Somehow, at the end of the day, I can't find any of the time all those timesaving shortcuts accumulated, much less find any accrued interest from it in the time bank.

Sunday, April 21, 2024

Blogging as essay format

"For in Calormen, story-telling (whether the stories are true or made up) is a thing you're taught, just as English boys and girls are taught essay-writing. The difference is that people want to hear the stories, whereas I never heard of anyone who wanted to read the essays." The Horse and His Boy, C.S. Lewis

I wonder what he'd have thought of blogging. He wrote a pretty fair number of essays himself, many still eagerly read.

Saturday, April 20, 2024

Magic servants

If you didn't have electricity, or natural gas/oil, or gasoline, how many servants would you need to maintain your current lifestyle? (Setting aside things like e.g. air travel) There are lots of things that we don't have to do ourselves because our magic servants do it for us.
Cooking? Somebody needs to chop the firewood, and maybe cook for the others
Hot bath? Chop wood, heat water and bring the water to you
Washing clothes? Part time washer, maybe more to wash for the others. Hot water needed too
Driving? Somebody to maintain the carriage, take care of the horses, clean up
Internet? Somebody to run to the library to ask your questions
Warm in winter? More wood chopping, and you might a lot of it if your house is big. Also extra cleaning because of smoke residues
Cool in summer? Need a big house for tall rooms, big windows, which implies extra cleaning from critters and pollen getting in
Phone calls? Messengers
Water the lawn? Fetch lots of water from the well

At first it looks manageable--you don't need a full-time wood chopper in summer--but washing and cleaning time adds up, and since you're providing lodging for them you need more servant time to take care of the others. Maybe you and your neighbors could board horses in a single neighborhood facility and split the costs, but your current lifestyle presumes the convenience of instant use of a vehicle.

I'm guessing at least 3.

Tuesday, April 09, 2024

A not-so-good example

I've heard the wheelbarrow story for ages. You know the one: a tightrope is stretched across Niagara Falls, and a daredevil walks over and back with a pole. Then he does it without a pole. Then he does it pushing a wheelbarrow. Then he does it balancing the wheelbarrow on his head. Then he does it pushing the wheelbarrow full of a couple hundred pounds of bricks. The crowd cheers each time. He asks the crowd, "Do you believe I could push a man across the falls in this wheelbarrow?" "Yes," is the answer. He addresses the nearest man who said yes: "Get in the wheelbarrow."

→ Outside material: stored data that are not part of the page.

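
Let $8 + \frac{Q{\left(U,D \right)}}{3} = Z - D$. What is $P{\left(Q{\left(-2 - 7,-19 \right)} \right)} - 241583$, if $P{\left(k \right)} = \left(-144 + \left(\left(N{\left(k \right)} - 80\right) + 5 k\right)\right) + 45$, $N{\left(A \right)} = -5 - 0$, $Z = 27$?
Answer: $-241197$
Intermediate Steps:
$N{\left(A \right)} = -5$ ($N{\left(A \right)} = -5 + 0 = -5$)
$Q{\left(U,D \right)} = 57 - 3 D$ ($Q{\left(U,D \right)} = -24 + 3 \left(27 - D\right) = -24 - \left(-81 + 3 D\right) = 57 - 3 D$)
$P{\left(k \right)} = -184 + 5 k$ ($P{\left(k \right)} = \left(-144 + \left(\left(-5 - 80\right) + 5 k\right)\right) + 45 = \left(-144 + \left(-85 + 5 k\right)\right) + 45 = \left(-229 + 5 k\right) + 45 = -184 + 5 k$)
$P{\left(Q{\left(-2 - 7,-19 \right)} \right)} - 241583 = \left(-184 + 5 \left(57 - -57\right)\right) - 241583 = \left(-184 + 5 \left(57 + 57\right)\right) - 241583 = \left(-184 + 5 \cdot 114\right) - 241583 = \left(-184 + 570\right) - 241583 = 386 - 241583 = -241197$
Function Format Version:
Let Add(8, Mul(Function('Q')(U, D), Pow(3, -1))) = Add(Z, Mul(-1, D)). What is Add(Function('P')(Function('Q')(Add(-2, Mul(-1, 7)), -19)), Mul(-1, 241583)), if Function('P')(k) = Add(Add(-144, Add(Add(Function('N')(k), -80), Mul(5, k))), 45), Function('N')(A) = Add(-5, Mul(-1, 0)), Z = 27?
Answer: -241197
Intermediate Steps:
Function('N')(A) = -5 (Function('N')(A) = Add(-5, 0) = -5)
Function('Q')(U, D) = Add(57, Mul(-3, D)) (Function('Q')(U, D) = Add(-24, Mul(3, Add(27, Mul(-1, D)))) = Add(-24, Add(81, Mul(-3, D))) = Add(57, Mul(-3, D)))
Function('P')(k) = Add(-184, Mul(5, k)) (Function('P')(k) = Add(Add(-144, Add(Add(-5, -80), Mul(5, k))), 45) = Add(Add(-144, Add(-85, Mul(5, k))), 45) = Add(Add(-229, Mul(5, k)), 45) = Add(-184, Mul(5, k)))
Add(Function('P')(Function('Q')(Add(-2, Mul(-1, 7)), -19)), Mul(-1, 241583)) = Add(Add(-184, Mul(5, Add(57, Mul(-3, -19)))), Mul(-1, 241583)) = Add(Add(-184, Mul(5, Add(57, 57))), -241583) = Add(Add(-184, Mul(5, 114)), -241583) = Add(Add(-184, 570), -241583) = Add(386, -241583) = -241197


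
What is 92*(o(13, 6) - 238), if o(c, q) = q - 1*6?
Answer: -21896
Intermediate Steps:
o(c, q) = -6 + q (o(c, q) = q - 6 = -6 + q)
92*(o(13, 6) - 238) = 92*((-6 + 6) - 238) = 92*(0 - 238) = 92*(-238) = -21896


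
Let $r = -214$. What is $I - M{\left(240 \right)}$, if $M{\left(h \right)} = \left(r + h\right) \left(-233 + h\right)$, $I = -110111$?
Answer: $-110293$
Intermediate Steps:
$M{\left(h \right)} = \left(-233 + h\right) \left(-214 + h\right)$ ($M{\left(h \right)} = \left(-214 + h\right) \left(-233 + h\right) = \left(-233 + h\right) \left(-214 + h\right)$)
$I - M{\left(240 \right)} = -110111 - \left(49862 + 240^{2} - 107280\right) = -110111 - \left(49862 + 57600 - 107280\right) = -110111 - 182 = -110293$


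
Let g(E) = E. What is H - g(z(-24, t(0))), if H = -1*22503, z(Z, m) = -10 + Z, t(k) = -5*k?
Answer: -22469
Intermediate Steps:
H = -22503
H - g(z(-24, t(0))) = -22503 - (-10 - 24) = -22503 - 1*(-34) = -22503 + 34 = -22469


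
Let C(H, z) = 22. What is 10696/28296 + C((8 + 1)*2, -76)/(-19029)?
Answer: 8454653/22435191 ≈ 0.37685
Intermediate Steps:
10696/28296 + C((8 + 1)*2, -76)/(-19029) = 10696/28296 + 22/(-19029) = 10696*(1/28296) + 22*(-1/19029) = 1337/3537 - 22/19029 = 8454653/22435191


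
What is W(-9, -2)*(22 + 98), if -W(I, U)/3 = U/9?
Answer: 80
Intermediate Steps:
W(I, U) = -U/3 (W(I, U) = -3*U/9 = -U/3)
W(-9, -2)*(22 + 98) = (-⅓*(-2))*(22 + 98) = (⅔)*120 = 80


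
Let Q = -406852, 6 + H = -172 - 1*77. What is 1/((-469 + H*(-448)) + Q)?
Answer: -1/293081 ≈ -3.4120e-6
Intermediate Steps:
H = -255 (H = -6 + (-172 - 1*77) = -6 + (-172 - 77) = -6 - 249 = -255)
1/((-469 + H*(-448)) + Q) = 1/((-469 - 255*(-448)) - 406852) = 1/((-469 + 114240) - 406852) = 1/(113771 - 406852) = 1/(-293081) = -1/293081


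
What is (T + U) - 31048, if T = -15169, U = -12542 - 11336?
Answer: -70095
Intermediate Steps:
U = -23878
(T + U) - 31048 = (-15169 - 23878) - 31048 = -39047 - 31048 = -70095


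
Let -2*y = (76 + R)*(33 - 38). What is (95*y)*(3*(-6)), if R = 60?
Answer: -581400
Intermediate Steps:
y = 340 (y = -(76 + 60)*(33 - 38)/2 = -68*(-5) = -½*(-680) = 340)
(95*y)*(3*(-6)) = (95*340)*(3*(-6)) = 32300*(-18) = -581400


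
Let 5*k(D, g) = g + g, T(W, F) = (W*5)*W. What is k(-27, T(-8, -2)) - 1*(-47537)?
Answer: 47665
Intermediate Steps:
T(W, F) = 5*W² (T(W, F) = (5*W)*W = 5*W²)
k(D, g) = 2*g/5 (k(D, g) = (g + g)/5 = (2*g)/5 = 2*g/5)
k(-27, T(-8, -2)) - 1*(-47537) = 2*(5*(-8)²)/5 - 1*(-47537) = 2*(5*64)/5 + 47537 = (⅖)*320 + 47537 = 128 + 47537 = 47665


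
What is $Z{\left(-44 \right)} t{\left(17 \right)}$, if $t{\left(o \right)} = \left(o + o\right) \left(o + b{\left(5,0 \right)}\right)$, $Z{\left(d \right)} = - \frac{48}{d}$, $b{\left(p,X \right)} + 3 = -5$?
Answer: $\frac{3672}{11} \approx 333.82$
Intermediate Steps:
$b{\left(p,X \right)} = -8$ ($b{\left(p,X \right)} = -3 - 5 = -8$)
$t{\left(o \right)} = 2 o \left(-8 + o\right)$ ($t{\left(o \right)} = \left(o + o\right) \left(o - 8\right) = 2 o \left(-8 + o\right)$)
$Z{\left(-44 \right)} t{\left(17 \right)} = - \frac{48}{-44} \cdot 2 \cdot 17 \left(-8 + 17\right) = \left(-48\right) \left(- \frac{1}{44}\right) 2 \cdot 17 \cdot 9 = \frac{12}{11} \cdot 306 = \frac{3672}{11}$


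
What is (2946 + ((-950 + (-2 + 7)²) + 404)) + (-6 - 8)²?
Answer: 2621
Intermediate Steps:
(2946 + ((-950 + (-2 + 7)²) + 404)) + (-6 - 8)² = (2946 + ((-950 + 5²) + 404)) + (-14)² = (2946 + ((-950 + 25) + 404)) + 196 = (2946 + (-925 + 404)) + 196 = (2946 - 521) + 196 = 2425 + 196 = 2621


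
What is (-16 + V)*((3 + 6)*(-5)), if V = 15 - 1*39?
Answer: 1800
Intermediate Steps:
V = -24 (V = 15 - 39 = -24)
(-16 + V)*((3 + 6)*(-5)) = (-16 - 24)*((3 + 6)*(-5)) = -360*(-5) = -40*(-45) = 1800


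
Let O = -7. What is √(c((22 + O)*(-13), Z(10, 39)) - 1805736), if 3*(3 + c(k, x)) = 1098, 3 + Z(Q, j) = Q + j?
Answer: 3*I*√200597 ≈ 1343.6*I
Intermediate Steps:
Z(Q, j) = -3 + Q + j (Z(Q, j) = -3 + (Q + j) = -3 + Q + j)
c(k, x) = 363 (c(k, x) = -3 + (⅓)*1098 = -3 + 366 = 363)
√(c((22 + O)*(-13), Z(10, 39)) - 1805736) = √(363 - 1805736) = √(-1805373) = 3*I*√200597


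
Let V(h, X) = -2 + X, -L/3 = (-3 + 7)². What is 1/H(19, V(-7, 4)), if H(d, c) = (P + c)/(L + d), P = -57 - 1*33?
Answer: 29/88 ≈ 0.32955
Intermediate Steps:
L = -48 (L = -3*(-3 + 7)² = -3*4² = -3*16 = -48)
P = -90 (P = -57 - 33 = -90)
H(d, c) = (-90 + c)/(-48 + d)
1/H(19, V(-7, 4)) = 1/((-90 + (-2 + 4))/(-48 + 19)) = 1/((-90 + 2)/(-29)) = 1/(-1/29*(-88)) = 1/(88/29) = 29/88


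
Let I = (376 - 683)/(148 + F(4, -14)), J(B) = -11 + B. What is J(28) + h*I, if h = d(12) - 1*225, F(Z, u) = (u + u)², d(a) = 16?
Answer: 80007/932 ≈ 85.844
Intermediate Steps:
F(Z, u) = 4*u² (F(Z, u) = (2*u)² = 4*u²)
h = -209 (h = 16 - 1*225 = 16 - 225 = -209)
I = -307/932 (I = (376 - 683)/(148 + 4*(-14)²) = -307/(148 + 4*196) = -307/(148 + 784) = -307/932 ≈ -0.32940)
J(28) + h*I = (-11 + 28) - 209*(-307/932) = 17 + 64163/932 = 80007/932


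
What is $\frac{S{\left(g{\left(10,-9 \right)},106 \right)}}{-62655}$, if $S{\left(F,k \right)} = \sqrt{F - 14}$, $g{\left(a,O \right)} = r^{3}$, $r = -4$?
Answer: $- \frac{i \sqrt{78}}{62655} \approx - 0.00014096 i$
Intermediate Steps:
$g{\left(a,O \right)} = -64$ ($g{\left(a,O \right)} = \left(-4\right)^{3} = -64$)
$S{\left(F,k \right)} = \sqrt{-14 + F}$
$\frac{S{\left(g{\left(10,-9 \right)},106 \right)}}{-62655} = \frac{\sqrt{-14 - 64}}{-62655} = \sqrt{-78} \left(- \frac{1}{62655}\right) = i \sqrt{78} \left(- \frac{1}{62655}\right) = - \frac{i \sqrt{78}}{62655}$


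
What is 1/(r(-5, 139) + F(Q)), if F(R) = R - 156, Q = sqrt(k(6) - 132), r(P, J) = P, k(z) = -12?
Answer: -161/26065 - 12*I/26065 ≈ -0.0061769 - 0.00046039*I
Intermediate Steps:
Q = 12*I (Q = sqrt(-12 - 132) = sqrt(-144) = 12*I ≈ 12.0*I)
F(R) = -156 + R
1/(r(-5, 139) + F(Q)) = 1/(-5 + (-156 + 12*I)) = 1/(-161 + 12*I) = (-161 - 12*I)/26065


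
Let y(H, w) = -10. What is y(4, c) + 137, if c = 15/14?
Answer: 127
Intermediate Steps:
c = 15/14 (c = 15*(1/14) = 15/14 ≈ 1.0714)
y(4, c) + 137 = -10 + 137 = 127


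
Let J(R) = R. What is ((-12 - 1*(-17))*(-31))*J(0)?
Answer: 0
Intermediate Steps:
((-12 - 1*(-17))*(-31))*J(0) = ((-12 - 1*(-17))*(-31))*0 = ((-12 + 17)*(-31))*0 = (5*(-31))*0 = -155*0 = 0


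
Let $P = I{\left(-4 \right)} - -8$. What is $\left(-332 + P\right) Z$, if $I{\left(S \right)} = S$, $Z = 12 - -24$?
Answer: $-11808$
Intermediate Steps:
$Z = 36$ ($Z = 12 + 24 = 36$)
$P = 4$ ($P = -4 - -8 = -4 + 8 = 4$)
$\left(-332 + P\right) Z = \left(-332 + 4\right) 36 = \left(-328\right) 36 = -11808$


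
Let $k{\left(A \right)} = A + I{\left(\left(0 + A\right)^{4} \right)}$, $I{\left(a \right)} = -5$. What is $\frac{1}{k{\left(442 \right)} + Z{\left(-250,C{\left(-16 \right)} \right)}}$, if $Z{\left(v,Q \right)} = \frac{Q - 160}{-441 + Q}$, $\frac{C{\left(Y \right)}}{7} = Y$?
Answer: $\frac{553}{241933} \approx 0.0022858$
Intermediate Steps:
$C{\left(Y \right)} = 7 Y$
$k{\left(A \right)} = -5 + A$ ($k{\left(A \right)} = A - 5 = -5 + A$)
$Z{\left(v,Q \right)} = \frac{-160 + Q}{-441 + Q}$
$\frac{1}{k{\left(442 \right)} + Z{\left(-250,C{\left(-16 \right)} \right)}} = \frac{1}{\left(-5 + 442\right) + \frac{-160 + 7 \left(-16\right)}{-441 + 7 \left(-16\right)}} = \frac{1}{437 + \frac{-160 - 112}{-441 - 112}} = \frac{1}{437 + \frac{1}{-553} \left(-272\right)} = \frac{1}{437 - - \frac{272}{553}} = \frac{1}{437 + \frac{272}{553}} = \frac{1}{\frac{241933}{553}} = \frac{553}{241933}$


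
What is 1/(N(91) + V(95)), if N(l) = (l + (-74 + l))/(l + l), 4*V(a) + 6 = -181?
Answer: -364/16801 ≈ -0.021665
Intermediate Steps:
V(a) = -187/4 (V(a) = -3/2 + (¼)*(-181) = -3/2 - 181/4 = -187/4)
N(l) = (-74 + 2*l)/(2*l) (N(l) = (-74 + 2*l)/((2*l)) = (-74 + 2*l)*(1/(2*l)) = (-74 + 2*l)/(2*l))
1/(N(91) + V(95)) = 1/((-37 + 91)/91 - 187/4) = 1/((1/91)*54 - 187/4) = 1/(54/91 - 187/4) = 1/(-16801/364) = -364/16801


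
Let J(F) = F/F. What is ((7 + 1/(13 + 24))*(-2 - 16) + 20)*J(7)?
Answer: -3940/37 ≈ -106.49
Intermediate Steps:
J(F) = 1
((7 + 1/(13 + 24))*(-2 - 16) + 20)*J(7) = ((7 + 1/(13 + 24))*(-2 - 16) + 20)*1 = ((7 + 1/37)*(-18) + 20)*1 = ((260/37)*(-18) + 20)*1 = (-4680/37 + 20)*1 = -3940/37*1 = -3940/37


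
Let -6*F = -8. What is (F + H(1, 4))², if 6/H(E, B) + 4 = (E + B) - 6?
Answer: 4/225 ≈ 0.017778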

The lesson drawn is about faith, and the difference between thinking something and being willing to follow through.

OK, ok, but look at it a different way. What's the benefit? The daredevil gets acclaim when he pushed the bricks across the falls--"What a wonderful man to be able to do that!"--but nobody cares about the bricks. If you get in, the daredevil gets the glory, and you get the "He's a very trusting soul" reaction. And the downside is that every now and then you get a wind gust, and a very intimate view of the falls.